Answer: (B), (C), (D)

The correct options are
B $K_1=\frac{Um{r}^2}{m{r}^2+M{R}^2},K_2=\frac{UM{R}^2}{m{r}^2+M{R}^2}$
C $U=\frac{{\mu }_0\pi I^2.r^2}{4R}$
D $K_2>>K_1$

Magnetic field at the centre due to circular ring of radius $R$ carrying current $I$

$B=\frac{{\mu }_0{I}_2}{2R}$. . . . .(1)

The dipole moment of circle of radius $r$ carrying current $\frac{I}{2}$ is,

$\mu =\pi r^2.\frac{I}{2}=\frac{\pi r^{2}I}{2}$. . . . .(2)

Initial potential energy,

$U_i=-\mu Bcos\theta =\mu Bcos{90}^0=0$

Final potential energy in magnetic field,

$U_f=-\mu B=\frac{{\mu }_0\pi r^2{I}^2}{4R}$ (by putting the value of $B$ and $\mu$ )

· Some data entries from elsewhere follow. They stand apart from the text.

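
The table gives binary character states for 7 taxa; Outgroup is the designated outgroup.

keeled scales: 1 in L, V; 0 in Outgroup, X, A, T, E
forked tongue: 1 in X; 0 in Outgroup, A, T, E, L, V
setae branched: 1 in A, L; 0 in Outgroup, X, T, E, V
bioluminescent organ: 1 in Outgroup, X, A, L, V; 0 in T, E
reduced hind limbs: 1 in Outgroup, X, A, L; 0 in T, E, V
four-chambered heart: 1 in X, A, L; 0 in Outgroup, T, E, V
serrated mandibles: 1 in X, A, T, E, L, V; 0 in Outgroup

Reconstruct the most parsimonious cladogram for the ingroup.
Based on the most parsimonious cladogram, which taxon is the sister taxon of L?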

Change in potential energy in magnetic field,

$\Delta U=|U_f-U_i|=\mu B$

$\Delta U=\frac{{\mu }_0\pi r^2{I}^2}{4R}=U$ which convert into kinetic energy.. . . . .(3)

In rotational mechanics,

by conservation of angular momentum,

$i_1{\omega }_1=i_2{\omega }_2$, where here, $i_1$ and $i_2$ are moment of inertia of radius of circle $R$ and $r$ respectively

${\omega }_1=\frac{i_2{\omega }_2}{i_2}$

Conservation of energy,

$\frac{1}{2}{i}_1{\omega }_1^2+\frac{1}{2}{i}_2{\omega }_2^2=\Delta U=U$. . . . .(4)

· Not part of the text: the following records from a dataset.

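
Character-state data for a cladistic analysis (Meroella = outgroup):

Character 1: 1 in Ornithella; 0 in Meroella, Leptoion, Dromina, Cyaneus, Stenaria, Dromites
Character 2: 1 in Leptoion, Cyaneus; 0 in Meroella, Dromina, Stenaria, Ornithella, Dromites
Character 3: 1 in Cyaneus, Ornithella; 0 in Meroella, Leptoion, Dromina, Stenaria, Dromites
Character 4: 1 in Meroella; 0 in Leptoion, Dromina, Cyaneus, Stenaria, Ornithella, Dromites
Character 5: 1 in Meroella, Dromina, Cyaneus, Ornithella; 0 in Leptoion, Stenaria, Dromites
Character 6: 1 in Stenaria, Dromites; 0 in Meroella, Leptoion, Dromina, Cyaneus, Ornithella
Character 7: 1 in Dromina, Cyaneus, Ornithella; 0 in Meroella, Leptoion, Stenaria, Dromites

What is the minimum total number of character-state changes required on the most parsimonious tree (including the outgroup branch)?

Character polarity is set by the outgroup: the derived state is whichever differs from the outgroup's state, so for Character 4, Character 5 the derived state is '0', and for the remaining characters it is '1'.
Character 1 (derived state '1') is unique to Ornithella (autapomorphy; uninformative for grouping).
Character 2 groups Cyaneus and Leptoion, which is incompatible with the clades supported by the remaining characters; treating it as convergent (homoplasy) costs fewer steps than any alternative tree.
Character 3: derived state '1' in Cyaneus and Ornithella only — synapomorphy for {Cyaneus, Ornithella}.
All ingroup taxa share the derived state '0' for Character 4; it defines the ingroup but does not resolve relationships within it.
Character 5 (derived state '0') is shared by Dromites, Leptoion, and Stenaria — a synapomorphy uniting that clade.
Character 6: derived state '1' in Dromites and Stenaria only — synapomorphy for {Dromites, Stenaria}.
Only Cyaneus, Dromina, and Ornithella show the derived state '1' for Character 7, supporting them as a clade.
Most parsimonious ingroup topology: ((Leptoion,(Stenaria,Dromites)),(Dromina,(Cyaneus,Ornithella))).
Changes per character on this tree: Character 1: 1; Character 2: 2; Character 3: 1; Character 4: 1; Character 5: 1; Character 6: 1; Character 7: 1.
Total = 8.

8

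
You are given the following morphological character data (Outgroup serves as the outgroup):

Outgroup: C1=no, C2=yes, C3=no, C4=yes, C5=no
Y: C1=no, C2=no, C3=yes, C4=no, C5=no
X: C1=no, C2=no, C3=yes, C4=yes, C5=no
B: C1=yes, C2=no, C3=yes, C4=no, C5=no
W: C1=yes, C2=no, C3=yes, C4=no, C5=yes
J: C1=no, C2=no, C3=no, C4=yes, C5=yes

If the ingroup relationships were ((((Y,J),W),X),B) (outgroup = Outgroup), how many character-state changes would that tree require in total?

10

Map each character onto ((((Y,J),W),X),B) (rooted by Outgroup) and count the minimum state changes it requires (Fitch parsimony):
C1: 2; C2: 1; C3: 2; C4: 3; C5: 2.
Total tree length = 10.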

put the value of ${\omega }_1$ in the above equation, we get,

$\frac{1}{2}{i}_2{\omega }_2^2=\frac{i_1\Delta U}{i_1+i_2}=K_2$(Kinetic energy of small ring). . . . . .(5)

moment of inertia of ring of radius $R$ is

$i_1=\frac{1}{2}M{R}^2$

moment of inertia of ring of radius $r$ is,

$i_2=\frac{1}{2}m{r}^2$

Put the value of $i_1$,$i_2$ and $\Delta U$ in equation (4), we get

$K_2=\frac{UM{R}^2}{M{R}^2+m{r}^2}$

Put $K_2$ in the equation (4), we get

$K_1=\frac{1}{2}{i}_1{\omega }_1=\frac{Um{r}^2}{M{R}^2+m{r}^2}$

Given, $M>m$ and $R>r$

Kinetic energy of ring is depended on mass and radius,

So, $K_2>>K_1$

Thus, the correct answer is B, C and D.